Home Reflections The Weight of Rising

The Weight of Rising

In the early days of flight, before we had mastered the mechanics of the sky, we were tethered to the earth by the simple, stubborn fact of gravity. We looked upward not with the expectation of joining the birds, but with a quiet, persistent longing to understand what it might feel like to be unburdened. There is a strange alchemy in the act of rising—a shedding of the heavy, terrestrial concerns that define our daily lives. When we leave the ground, we do not merely change our altitude; we change our perspective on the architecture of our own existence.

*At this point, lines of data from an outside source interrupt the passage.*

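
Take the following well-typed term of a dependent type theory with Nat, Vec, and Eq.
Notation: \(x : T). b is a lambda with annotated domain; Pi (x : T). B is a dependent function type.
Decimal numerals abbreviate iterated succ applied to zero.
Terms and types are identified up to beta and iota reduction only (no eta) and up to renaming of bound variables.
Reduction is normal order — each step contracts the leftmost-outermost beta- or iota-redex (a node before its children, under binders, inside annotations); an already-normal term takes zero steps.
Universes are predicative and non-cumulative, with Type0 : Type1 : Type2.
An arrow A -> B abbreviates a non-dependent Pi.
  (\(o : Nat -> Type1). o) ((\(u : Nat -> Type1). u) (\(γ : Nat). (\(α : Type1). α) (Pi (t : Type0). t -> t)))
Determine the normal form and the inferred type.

normal form:
  \(o : Nat). Pi (u : Type0). u -> u
inferred type:
  Nat -> Type1
observation: the leftmost-outermost redex is a beta-redex, and normalization takes 3 steps.


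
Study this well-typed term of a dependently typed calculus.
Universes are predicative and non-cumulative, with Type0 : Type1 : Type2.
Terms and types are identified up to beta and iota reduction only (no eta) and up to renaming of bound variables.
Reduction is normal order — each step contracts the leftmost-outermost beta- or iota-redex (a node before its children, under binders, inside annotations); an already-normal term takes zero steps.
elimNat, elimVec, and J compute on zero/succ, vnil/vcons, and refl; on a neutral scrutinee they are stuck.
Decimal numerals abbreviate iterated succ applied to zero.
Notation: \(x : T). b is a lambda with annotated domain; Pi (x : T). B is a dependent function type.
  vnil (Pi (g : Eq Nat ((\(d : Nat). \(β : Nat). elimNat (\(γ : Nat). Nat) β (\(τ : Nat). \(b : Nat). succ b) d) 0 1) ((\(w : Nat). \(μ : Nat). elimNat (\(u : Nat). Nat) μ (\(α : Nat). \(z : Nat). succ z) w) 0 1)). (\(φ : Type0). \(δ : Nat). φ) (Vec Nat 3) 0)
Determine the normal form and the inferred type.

resulting normal form:
  vnil (Pi (g : Eq Nat 1 1). Vec Nat 3)
inferred type:
  Vec (Pi (g : Eq Nat 1 1). Vec Nat 3) 0


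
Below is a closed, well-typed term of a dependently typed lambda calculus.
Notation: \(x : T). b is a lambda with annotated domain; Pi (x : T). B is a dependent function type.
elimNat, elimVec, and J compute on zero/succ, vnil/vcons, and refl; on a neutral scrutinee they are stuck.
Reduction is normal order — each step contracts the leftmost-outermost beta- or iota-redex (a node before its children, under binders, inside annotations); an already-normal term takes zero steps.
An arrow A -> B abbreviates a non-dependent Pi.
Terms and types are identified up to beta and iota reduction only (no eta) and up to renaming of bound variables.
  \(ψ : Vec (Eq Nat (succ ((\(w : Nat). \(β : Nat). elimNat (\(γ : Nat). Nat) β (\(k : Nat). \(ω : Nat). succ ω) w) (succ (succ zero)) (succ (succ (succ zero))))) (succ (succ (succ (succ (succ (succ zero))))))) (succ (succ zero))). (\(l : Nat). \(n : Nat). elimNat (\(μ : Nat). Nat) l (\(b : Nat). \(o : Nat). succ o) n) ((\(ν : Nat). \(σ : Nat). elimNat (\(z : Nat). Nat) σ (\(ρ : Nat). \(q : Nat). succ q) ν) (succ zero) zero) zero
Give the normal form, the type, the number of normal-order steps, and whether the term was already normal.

normal form:
  \(ψ : Vec (Eq Nat (succ (succ (succ (succ (succ (succ zero)))))) (succ (succ (succ (succ (succ (succ zero))))))) (succ (succ zero))). succ zero
the term's type:
  Vec (Eq Nat (succ (succ (succ (succ (succ (succ zero)))))) (succ (succ (succ (succ (succ (succ zero))))))) (succ (succ zero)) -> Nat
reduction steps (normal order): 18
already normal: no
first redex: a beta-redex


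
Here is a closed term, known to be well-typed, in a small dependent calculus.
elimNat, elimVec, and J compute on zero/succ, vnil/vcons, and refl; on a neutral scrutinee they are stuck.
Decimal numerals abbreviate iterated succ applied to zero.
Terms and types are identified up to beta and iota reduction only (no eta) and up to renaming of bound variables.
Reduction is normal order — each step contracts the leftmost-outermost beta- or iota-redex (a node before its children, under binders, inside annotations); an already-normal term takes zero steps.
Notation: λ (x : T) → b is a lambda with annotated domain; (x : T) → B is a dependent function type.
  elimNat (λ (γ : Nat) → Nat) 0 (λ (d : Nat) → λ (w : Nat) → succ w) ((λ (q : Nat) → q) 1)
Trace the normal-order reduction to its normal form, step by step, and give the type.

reduction (normal order):
  elimNat (λ (γ : Nat) → Nat) 0 (λ (d : Nat) → λ (w : Nat) → succ w) ((λ (q : Nat) → q) 1)
  ~> elimNat (λ (γ : Nat) → Nat) 0 (λ (d : Nat) → λ (w : Nat) → succ w) 1
  ~> (λ (γ : Nat) → λ (d : Nat) → succ d) 0 (elimNat (λ (w : Nat) → Nat) 0 (λ (q : Nat) → λ (p : Nat) → succ p) 0)
  ~> (λ (γ : Nat) → succ γ) (elimNat (λ (d : Nat) → Nat) 0 (λ (w : Nat) → λ (q : Nat) → succ q) 0)
  ~> succ (elimNat (λ (γ : Nat) → Nat) 0 (λ (d : Nat) → λ (w : Nat) → succ w) 0)
  ~> 1
inferred type:
  Nat


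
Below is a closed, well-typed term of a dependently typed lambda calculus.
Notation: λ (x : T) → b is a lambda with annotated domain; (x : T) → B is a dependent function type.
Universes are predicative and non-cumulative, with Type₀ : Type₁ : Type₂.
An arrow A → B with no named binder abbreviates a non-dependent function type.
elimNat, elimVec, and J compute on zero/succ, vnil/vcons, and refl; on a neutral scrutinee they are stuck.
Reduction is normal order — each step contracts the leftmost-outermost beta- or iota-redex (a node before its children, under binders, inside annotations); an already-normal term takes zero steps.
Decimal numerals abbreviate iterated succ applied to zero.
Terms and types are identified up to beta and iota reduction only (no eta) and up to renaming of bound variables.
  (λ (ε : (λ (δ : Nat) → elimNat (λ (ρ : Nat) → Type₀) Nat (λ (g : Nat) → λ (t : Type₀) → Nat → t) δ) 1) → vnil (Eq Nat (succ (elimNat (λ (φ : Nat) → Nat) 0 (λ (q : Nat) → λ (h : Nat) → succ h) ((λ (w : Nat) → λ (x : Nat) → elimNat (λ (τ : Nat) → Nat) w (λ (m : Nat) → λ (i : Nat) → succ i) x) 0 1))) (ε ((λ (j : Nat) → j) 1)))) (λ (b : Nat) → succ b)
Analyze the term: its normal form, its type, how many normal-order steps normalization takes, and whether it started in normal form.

reduced normal form:
  vnil (Eq Nat 2 2)
type:
  Vec (Eq Nat 2 2) 0
normal-order step count: 13
already normal: no
first redex: a beta-redex


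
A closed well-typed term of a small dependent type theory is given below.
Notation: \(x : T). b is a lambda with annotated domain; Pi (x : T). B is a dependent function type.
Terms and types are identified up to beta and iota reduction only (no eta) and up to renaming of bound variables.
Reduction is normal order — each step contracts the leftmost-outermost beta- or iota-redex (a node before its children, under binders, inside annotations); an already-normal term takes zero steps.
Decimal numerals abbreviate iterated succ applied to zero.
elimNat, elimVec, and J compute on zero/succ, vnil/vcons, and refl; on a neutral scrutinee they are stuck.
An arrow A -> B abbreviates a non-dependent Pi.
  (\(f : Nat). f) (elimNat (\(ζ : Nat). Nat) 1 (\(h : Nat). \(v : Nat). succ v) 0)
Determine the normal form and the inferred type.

resulting normal form:
  1
inferred type:
  Nat
observation: 2 normal-order steps separate the term from its normal form.


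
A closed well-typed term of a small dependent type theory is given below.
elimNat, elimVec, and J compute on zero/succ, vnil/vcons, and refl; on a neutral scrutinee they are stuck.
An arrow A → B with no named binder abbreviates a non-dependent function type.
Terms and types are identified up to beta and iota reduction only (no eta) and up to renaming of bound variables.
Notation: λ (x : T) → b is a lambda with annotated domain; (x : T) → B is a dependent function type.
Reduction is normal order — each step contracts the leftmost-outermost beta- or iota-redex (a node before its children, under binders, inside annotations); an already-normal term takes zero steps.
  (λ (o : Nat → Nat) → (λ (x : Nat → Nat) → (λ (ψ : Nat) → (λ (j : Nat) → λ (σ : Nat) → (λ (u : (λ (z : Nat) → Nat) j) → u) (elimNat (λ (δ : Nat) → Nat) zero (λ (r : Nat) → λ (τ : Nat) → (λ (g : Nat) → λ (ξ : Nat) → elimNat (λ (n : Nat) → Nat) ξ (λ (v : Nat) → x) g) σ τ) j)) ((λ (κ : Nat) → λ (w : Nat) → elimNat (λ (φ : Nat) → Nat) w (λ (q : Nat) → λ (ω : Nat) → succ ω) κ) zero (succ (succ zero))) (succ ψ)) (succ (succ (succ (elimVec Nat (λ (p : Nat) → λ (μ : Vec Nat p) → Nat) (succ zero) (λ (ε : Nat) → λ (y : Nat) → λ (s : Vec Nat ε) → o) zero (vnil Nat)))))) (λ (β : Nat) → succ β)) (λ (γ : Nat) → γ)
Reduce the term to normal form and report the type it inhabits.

reduced normal form:
  succ (succ (succ (succ (succ (succ (succ (succ (succ (succ zero)))))))))
inferred type:
  Nat


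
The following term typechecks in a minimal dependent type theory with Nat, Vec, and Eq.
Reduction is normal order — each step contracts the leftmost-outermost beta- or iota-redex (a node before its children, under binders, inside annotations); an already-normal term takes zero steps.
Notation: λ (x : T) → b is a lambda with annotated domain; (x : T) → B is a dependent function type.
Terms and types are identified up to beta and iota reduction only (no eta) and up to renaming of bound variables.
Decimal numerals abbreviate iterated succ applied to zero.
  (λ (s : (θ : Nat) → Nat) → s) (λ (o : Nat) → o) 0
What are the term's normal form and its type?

resulting normal form:
  0
the term's type:
  Nat
observation: 2 normal-order steps separate the term from its normal form.


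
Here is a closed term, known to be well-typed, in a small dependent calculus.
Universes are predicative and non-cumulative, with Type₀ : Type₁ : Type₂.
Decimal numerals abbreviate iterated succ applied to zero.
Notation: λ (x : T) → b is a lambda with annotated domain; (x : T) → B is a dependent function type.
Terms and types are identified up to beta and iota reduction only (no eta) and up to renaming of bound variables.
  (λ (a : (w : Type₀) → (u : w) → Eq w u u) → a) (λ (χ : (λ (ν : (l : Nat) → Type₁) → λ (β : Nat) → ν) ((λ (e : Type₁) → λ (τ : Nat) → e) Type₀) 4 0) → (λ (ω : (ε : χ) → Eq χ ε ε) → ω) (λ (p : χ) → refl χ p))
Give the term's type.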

The structures we build, the monuments we raise to our own permanence, suddenly appear small, fragile, and temporary from the vantage point of the clouds. We realize then that the earth is not a solid, unmoving thing, but a vast, shifting tapestry that we are merely passing over. What remains of us when we are no longer anchored to the soil, and does the sky remember the shadows we cast as we drift through its silent, open spaces?

Hot Air Balloons Flying over Putrajaya by Zain Abdullah

Zain Abdullah has captured this delicate suspension in his work titled Hot Air Balloons Flying over Putrajaya. It is a reminder that even our most grounded achievements can find a way to dance with the wind. Does looking at this scene make you feel anchored, or does it make you want to let go?